In recent months, all three remaining baby bells—Verizon, BellSouth and AT&T-SBC—have made noise about charging additional fees to network-traffic-generating businesses such as Google and Apple, claiming that their profitable bandwidth-intensive applications are free riders on the telecommunications carriers networks.
While the phone companies say they dont propose to block specific applications altogether, as service provider Madison River Communications attempted to do in blocking Vonage VOIP (voice over IP) traffic through its network last year, they are pushing to scrap the application- and provider-neutral Internet we know in favor of a multitiered version in which providers would be required to pay premium prices for the privilege of furnishing popular services.
A move toward a toll-road model would be bad for the Internet and bad for the quickly expanding ranks of individuals and businesses that depend on it. The broadband Internet, like the Interstate Highway System, is infrastructure thats vital to our nations interests.

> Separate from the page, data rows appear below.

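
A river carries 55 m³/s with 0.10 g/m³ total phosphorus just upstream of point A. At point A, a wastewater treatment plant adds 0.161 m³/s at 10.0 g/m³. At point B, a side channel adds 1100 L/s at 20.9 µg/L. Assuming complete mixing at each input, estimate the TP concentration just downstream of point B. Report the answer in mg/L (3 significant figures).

After input A: C = (55·0.1 + 0.161·10) / 55.16 = 0.1289 mg/L.
1100 L/s = 1.1 m³/s.
20.9 µg/L = 0.0209 mg/L.
After input B: C = (55.16·0.1289 + 1.1·0.0209) / 56.26 = 0.1268 mg/L.

0.127 mg/L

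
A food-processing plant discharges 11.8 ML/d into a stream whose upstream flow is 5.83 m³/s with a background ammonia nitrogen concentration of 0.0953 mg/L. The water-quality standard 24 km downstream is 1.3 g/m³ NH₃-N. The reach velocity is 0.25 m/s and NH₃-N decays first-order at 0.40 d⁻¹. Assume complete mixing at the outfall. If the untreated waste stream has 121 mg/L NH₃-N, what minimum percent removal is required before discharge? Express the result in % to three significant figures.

11.8 ML/d = 0.1366 m³/s.
Travel time to the compliance point: t = 2.4e+04/0.25 = 9.6e+04 s = 1.111 d; decay factor exp(−0.40·1.111) = 0.6412.
So the concentration just after mixing may be at most 1.3/0.6412 = 2.028 mg/L.
Mass balance: 2.028·5.967 = 0.1366·Cₑ + 5.83·0.0953.
Cₑ = (12.1 − 0.5556) / 0.1366 = 84.51 mg/L.
Required removal = 1 − 84.51/121 = 30.16 %.

30.2 %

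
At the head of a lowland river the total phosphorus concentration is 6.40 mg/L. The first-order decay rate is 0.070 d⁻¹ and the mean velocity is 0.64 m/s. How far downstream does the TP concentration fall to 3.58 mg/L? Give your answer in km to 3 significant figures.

From C = C₀·e^(−kt), t = ln(C₀/C)/k = ln(6.40/3.58)/0.070 = 0.5809/0.070 = 8.299 d.
Distance = v·t = 0.64 m/s × 7.17e+05 s = 4.589e+05 m = 458.9 km.

459 km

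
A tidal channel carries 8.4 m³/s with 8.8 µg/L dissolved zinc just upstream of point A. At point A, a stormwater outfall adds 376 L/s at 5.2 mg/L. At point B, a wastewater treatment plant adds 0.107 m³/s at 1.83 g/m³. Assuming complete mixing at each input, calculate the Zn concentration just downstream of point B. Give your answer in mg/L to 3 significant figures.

0.250 mg/L

8.8 µg/L = 0.0088 mg/L.
376 L/s = 0.376 m³/s.
After input A: C = (8.4·0.0088 + 0.376·5.2) / 8.776 = 0.2312 mg/L.
After input B: C = (8.776·0.2312 + 0.107·1.83) / 8.883 = 0.2505 mg/L.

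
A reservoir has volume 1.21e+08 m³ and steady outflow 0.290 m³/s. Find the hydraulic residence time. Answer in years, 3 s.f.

13.2 yr

Q = 0.290 m³/s × 3.156e+07 s/yr = 9.152e+06 m³/yr.
Hydraulic residence time τ = V/Q = 1.21e+08/9.152e+06 = 13.22 yr.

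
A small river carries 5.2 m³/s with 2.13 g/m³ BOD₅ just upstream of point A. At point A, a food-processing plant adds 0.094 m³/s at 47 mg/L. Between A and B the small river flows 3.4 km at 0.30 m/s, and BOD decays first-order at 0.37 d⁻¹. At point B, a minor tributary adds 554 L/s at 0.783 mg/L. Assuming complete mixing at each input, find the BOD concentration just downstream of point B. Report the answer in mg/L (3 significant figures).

After input A: C = (5.2·2.13 + 0.094·47) / 5.294 = 2.927 mg/L.
Over the 3.4 km reach to input B (t = 1.133e+04 s = 0.1312 d), decay gives C = 2.927·exp(−0.37·0.1312) = 2.788 mg/L.
554 L/s = 0.554 m³/s.
After input B: C = (5.294·2.788 + 0.554·0.783) / 5.848 = 2.598 mg/L.

2.60 mg/L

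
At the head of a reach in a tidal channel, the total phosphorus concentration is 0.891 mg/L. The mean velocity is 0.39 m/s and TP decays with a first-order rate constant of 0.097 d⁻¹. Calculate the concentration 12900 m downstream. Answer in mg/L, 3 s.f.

0.859 mg/L

Travel time t = 12900 m / 0.39 m/s = 1.29e+04/0.39 = 3.308e+04 s = 0.3828 d.
First-order decay: C = 0.891·exp(−0.097·0.3828) = 0.891·0.9635 = 0.8585 mg/L.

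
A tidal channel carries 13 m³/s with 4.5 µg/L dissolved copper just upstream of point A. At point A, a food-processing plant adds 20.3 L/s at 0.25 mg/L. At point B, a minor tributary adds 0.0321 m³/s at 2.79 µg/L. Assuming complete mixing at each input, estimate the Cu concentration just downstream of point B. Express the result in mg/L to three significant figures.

0.00488 mg/L

4.5 µg/L = 0.0045 mg/L.
20.3 L/s = 0.0203 m³/s.
After input A: C = (13·0.0045 + 0.0203·0.25) / 13.02 = 0.004883 mg/L.
2.79 µg/L = 0.00279 mg/L.
After input B: C = (13.02·0.004883 + 0.0321·0.00279) / 13.05 = 0.004878 mg/L.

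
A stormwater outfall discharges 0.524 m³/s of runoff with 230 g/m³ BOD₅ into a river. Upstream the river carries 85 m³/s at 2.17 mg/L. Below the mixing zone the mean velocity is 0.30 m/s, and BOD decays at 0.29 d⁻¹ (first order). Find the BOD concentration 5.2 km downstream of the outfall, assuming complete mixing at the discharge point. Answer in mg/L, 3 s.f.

After complete mixing, C₀ = (0.524·230 + 85·2.17) / 85.52 = 3.566 mg/L.
Travel time t = 5200 m / 0.30 m/s = 1.733e+04 s = 0.2006 d.
C = 3.566·exp(−0.29·0.2006) = 3.566·0.9435 = 3.364 mg/L.

3.36 mg/L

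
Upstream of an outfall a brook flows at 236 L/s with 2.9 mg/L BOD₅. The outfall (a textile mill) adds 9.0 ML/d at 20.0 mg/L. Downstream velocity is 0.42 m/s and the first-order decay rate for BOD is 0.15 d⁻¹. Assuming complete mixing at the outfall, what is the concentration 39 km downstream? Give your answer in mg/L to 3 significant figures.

6.92 mg/L

9.0 ML/d = 0.1042 m³/s.
236 L/s = 0.236 m³/s.
After complete mixing, C₀ = (0.1042·20 + 0.236·2.9) / 0.3402 = 8.136 mg/L.
Travel time t = 3.9e+04 m / 0.42 m/s = 9.286e+04 s = 1.075 d.
C = 8.136·exp(−0.15·1.075) = 8.136·0.8511 = 6.925 mg/L.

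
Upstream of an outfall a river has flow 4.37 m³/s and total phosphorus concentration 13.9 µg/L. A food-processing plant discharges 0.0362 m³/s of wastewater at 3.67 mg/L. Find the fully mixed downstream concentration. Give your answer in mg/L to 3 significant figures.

13.9 µg/L = 0.0139 mg/L.
Conservation of mass across the mixing zone: C = (0.0362·3.67 + 4.37·0.0139) / (0.0362 + 4.37) = 0.1936/4.406 = 0.04394 mg/L.

0.0439 mg/L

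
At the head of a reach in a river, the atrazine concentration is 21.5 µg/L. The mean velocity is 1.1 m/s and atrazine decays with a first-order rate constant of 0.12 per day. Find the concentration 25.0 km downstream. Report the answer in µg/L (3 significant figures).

Travel time t = 25.0 km / 1.1 m/s = 2.5e+04/1.1 = 2.273e+04 s = 0.263 d.
First-order decay: C = 21.5·exp(−0.12·0.263) = 21.5·0.9689 = 20.83 µg/L.

20.8 µg/L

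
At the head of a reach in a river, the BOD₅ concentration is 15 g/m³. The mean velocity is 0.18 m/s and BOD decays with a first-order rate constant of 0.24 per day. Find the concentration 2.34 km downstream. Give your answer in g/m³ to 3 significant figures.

14.5 g/m³

Travel time t = 2.34 km / 0.18 m/s = 2340/0.18 = 1.3e+04 s = 0.1505 d.
First-order decay: C = 15·exp(−0.24·0.1505) = 15·0.9645 = 14.47 g/m³.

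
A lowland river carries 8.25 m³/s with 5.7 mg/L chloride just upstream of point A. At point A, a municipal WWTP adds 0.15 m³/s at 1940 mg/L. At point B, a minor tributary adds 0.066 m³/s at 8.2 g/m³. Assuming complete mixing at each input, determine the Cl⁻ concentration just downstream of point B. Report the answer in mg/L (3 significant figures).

After input A: C = (8.25·5.7 + 0.15·1940) / 8.4 = 40.24 mg/L.
After input B: C = (8.4·40.24 + 0.066·8.2) / 8.466 = 39.99 mg/L.

40.0 mg/L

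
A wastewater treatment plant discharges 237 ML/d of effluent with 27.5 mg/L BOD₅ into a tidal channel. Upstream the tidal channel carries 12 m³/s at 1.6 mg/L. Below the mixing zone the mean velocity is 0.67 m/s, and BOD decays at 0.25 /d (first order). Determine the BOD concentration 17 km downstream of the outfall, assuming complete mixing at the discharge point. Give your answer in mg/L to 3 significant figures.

5.96 mg/L

237 ML/d = 2.743 m³/s.
After complete mixing, C₀ = (2.743·27.5 + 12·1.6) / 14.74 = 6.419 mg/L.
Travel time t = 1.7e+04 m / 0.67 m/s = 2.537e+04 s = 0.2937 d.
C = 6.419·exp(−0.25·0.2937) = 6.419·0.9292 = 5.965 mg/L.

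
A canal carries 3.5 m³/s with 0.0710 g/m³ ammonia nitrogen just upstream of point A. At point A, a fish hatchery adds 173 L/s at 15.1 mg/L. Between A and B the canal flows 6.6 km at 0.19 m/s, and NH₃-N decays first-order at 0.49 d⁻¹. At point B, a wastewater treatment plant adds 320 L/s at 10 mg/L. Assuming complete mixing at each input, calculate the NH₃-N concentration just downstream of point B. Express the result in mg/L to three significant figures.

173 L/s = 0.173 m³/s.
After input A: C = (3.5·0.071 + 0.173·15.1) / 3.673 = 0.7789 mg/L.
Over the 6.6 km reach to input B (t = 3.474e+04 s = 0.402 d), decay gives C = 0.7789·exp(−0.49·0.402) = 0.6396 mg/L.
320 L/s = 0.32 m³/s.
After input B: C = (3.673·0.6396 + 0.32·10) / 3.993 = 1.39 mg/L.

1.39 mg/L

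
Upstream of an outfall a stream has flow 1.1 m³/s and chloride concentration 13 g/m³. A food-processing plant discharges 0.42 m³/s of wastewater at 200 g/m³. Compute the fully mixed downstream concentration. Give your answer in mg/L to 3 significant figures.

Conservation of mass across the mixing zone: C = (0.42·200 + 1.1·13) / (0.42 + 1.1) = 98.3/1.52 = 64.67 mg/L.

64.7 mg/L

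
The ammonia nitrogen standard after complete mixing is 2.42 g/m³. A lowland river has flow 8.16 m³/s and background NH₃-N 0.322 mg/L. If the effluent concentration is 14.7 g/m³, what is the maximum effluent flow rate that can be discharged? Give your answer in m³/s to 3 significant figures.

Mass balance at complete mixing: C_std·(Q_w + Q_r) = Q_w·C_e + Q_r·C_b.
Rearranging, Q_w = Q_r·(C_std − C_b)/(C_e − C_std) = 8.16·(2.42 − 0.322) / (14.7 − 2.42) = 1.394 m³/s.

1.39 m³/s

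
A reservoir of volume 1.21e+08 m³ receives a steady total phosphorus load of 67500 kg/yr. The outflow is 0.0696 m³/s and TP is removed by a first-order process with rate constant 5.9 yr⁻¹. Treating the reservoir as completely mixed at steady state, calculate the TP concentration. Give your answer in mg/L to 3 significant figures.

0.0943 mg/L

Outflow Q = 0.0696 m³/s × 3.156e+07 s/yr = 2.196e+06 m³/yr.
Steady-state CSTR mass balance: W = Q·C + k·V·C, so C = W/(Q + kV).
Q + kV = 2.196e+06 + 5.9·1.21e+08 = 7.161e+08 m³/yr.
C = 67500/7.161e+08 = 9.426e-05 kg/m³ = 0.09426 mg/L.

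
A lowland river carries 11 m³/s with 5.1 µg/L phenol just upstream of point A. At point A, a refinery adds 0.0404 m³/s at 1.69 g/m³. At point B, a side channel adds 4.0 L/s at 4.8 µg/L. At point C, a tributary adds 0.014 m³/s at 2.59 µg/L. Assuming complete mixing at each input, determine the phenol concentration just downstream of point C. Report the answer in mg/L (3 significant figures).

5.1 µg/L = 0.0051 mg/L.
After input A: C = (11·0.0051 + 0.0404·1.69) / 11.04 = 0.01127 mg/L.
4.0 L/s = 0.004 m³/s.
4.8 µg/L = 0.0048 mg/L.
After input B: C = (11.04·0.01127 + 0.004·0.0048) / 11.04 = 0.01126 mg/L.
2.59 µg/L = 0.00259 mg/L.
After input C: C = (11.04·0.01126 + 0.014·0.00259) / 11.06 = 0.01125 mg/L.

0.0113 mg/L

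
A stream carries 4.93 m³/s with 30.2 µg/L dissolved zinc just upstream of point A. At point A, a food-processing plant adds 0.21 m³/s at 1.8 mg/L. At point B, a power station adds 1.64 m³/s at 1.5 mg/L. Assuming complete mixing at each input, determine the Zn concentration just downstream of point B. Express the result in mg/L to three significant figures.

0.441 mg/L

30.2 µg/L = 0.0302 mg/L.
After input A: C = (4.93·0.0302 + 0.21·1.8) / 5.14 = 0.1025 mg/L.
After input B: C = (5.14·0.1025 + 1.64·1.5) / 6.78 = 0.4405 mg/L.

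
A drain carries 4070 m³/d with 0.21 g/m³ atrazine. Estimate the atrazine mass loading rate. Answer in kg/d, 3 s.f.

4070 m³/d = 0.04711 m³/s.
Mass flux = Q·C = 0.04711 m³/s × 0.21 g/m³ = 0.009892 g/s.
= 0.009892 g/s × 86.4 = 0.8547 kg/d.

0.855 kg/d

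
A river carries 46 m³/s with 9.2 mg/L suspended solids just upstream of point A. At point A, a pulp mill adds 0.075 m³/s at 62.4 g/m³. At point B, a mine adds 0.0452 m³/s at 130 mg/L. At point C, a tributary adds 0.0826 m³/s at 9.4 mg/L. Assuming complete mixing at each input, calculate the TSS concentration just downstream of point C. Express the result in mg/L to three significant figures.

After input A: C = (46·9.2 + 0.075·62.4) / 46.08 = 9.287 mg/L.
After input B: C = (46.08·9.287 + 0.0452·130) / 46.12 = 9.405 mg/L.
After input C: C = (46.12·9.405 + 0.0826·9.4) / 46.2 = 9.405 mg/L.

9.40 mg/L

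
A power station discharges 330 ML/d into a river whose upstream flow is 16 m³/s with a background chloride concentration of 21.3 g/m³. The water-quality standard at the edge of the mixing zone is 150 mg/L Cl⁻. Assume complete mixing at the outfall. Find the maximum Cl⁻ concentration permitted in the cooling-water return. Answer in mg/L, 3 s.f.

689 mg/L

330 ML/d = 3.819 m³/s.
Mass balance: 150·19.82 = 3.819·Cₑ + 16·21.3.
Cₑ = (2973 − 340.8) / 3.819 = 689.1 mg/L.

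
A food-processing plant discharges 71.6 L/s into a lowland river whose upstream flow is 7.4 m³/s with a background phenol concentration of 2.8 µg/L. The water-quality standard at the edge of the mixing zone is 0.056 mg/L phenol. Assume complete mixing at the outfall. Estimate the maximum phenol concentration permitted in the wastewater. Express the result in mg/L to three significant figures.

5.55 mg/L

71.6 L/s = 0.0716 m³/s.
2.8 µg/L = 0.0028 mg/L.
Mass balance: 0.056·7.472 = 0.0716·Cₑ + 7.4·0.0028.
Cₑ = (0.4184 − 0.02072) / 0.0716 = 5.554 mg/L.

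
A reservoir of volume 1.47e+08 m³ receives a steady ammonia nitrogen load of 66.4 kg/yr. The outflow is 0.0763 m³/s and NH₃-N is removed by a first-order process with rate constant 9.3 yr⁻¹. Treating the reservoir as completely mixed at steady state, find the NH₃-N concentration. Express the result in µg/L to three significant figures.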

Theres ample historical precedent for the proposition that network infrastructure should be priced like a common carrier rather than a content discriminator.
One of the strengths of the Internet is that the intelligence it contains is situated on the periphery: The network is charged merely with delivering bits, without unseen hands choosing which packets to prioritize or regulate.
We need the content neutrality that has long been the Internets hallmark, whether broadband providers embrace it on their own or whether legislative action is required to ensure it.
Google announced last week that it didnt plan to pay additional fees or even discuss the question with the phone companies; we hope other content providers take a similar tack, as well as make Congress aware of their stance.
It is the offerings of businesses such as Apple and Google and untold others that drive consumers to subscribe to broadband services in the first place. Whats more, U.S. subscribers are paying quite a lot already for broadband and getting less for their money than consumers in many other parts of the world.
The Internet content and service providers that phone companies brand as free riders already do purchase their bandwidth: Theres no reason to accept additional charges, effectively tariffs on successful innovation, shoved in wherever Bells think there is the ability to pay.
In their wrangling before regulators, telecom carriers insisted they needed to be free of competition on their lines to upgrade their services.
Perhaps todays Federal Communications Commission is more concerned with imposing decency than with encouraging competition: Having given phone companies what they demanded, the FCC should follow up by keeping the Internet free of anti-competitive levies.
The Internet has thrived on content neutrality; continued neutrality is vital.
Whether or not todays large content and services providers can afford to pay new fees, the next generation of Internet applications—commercial or otherwise—will be stillborn in an environment of parasitic pricing.
Google is right to lead the charge in opposing that kind of pricing now, before it is too late.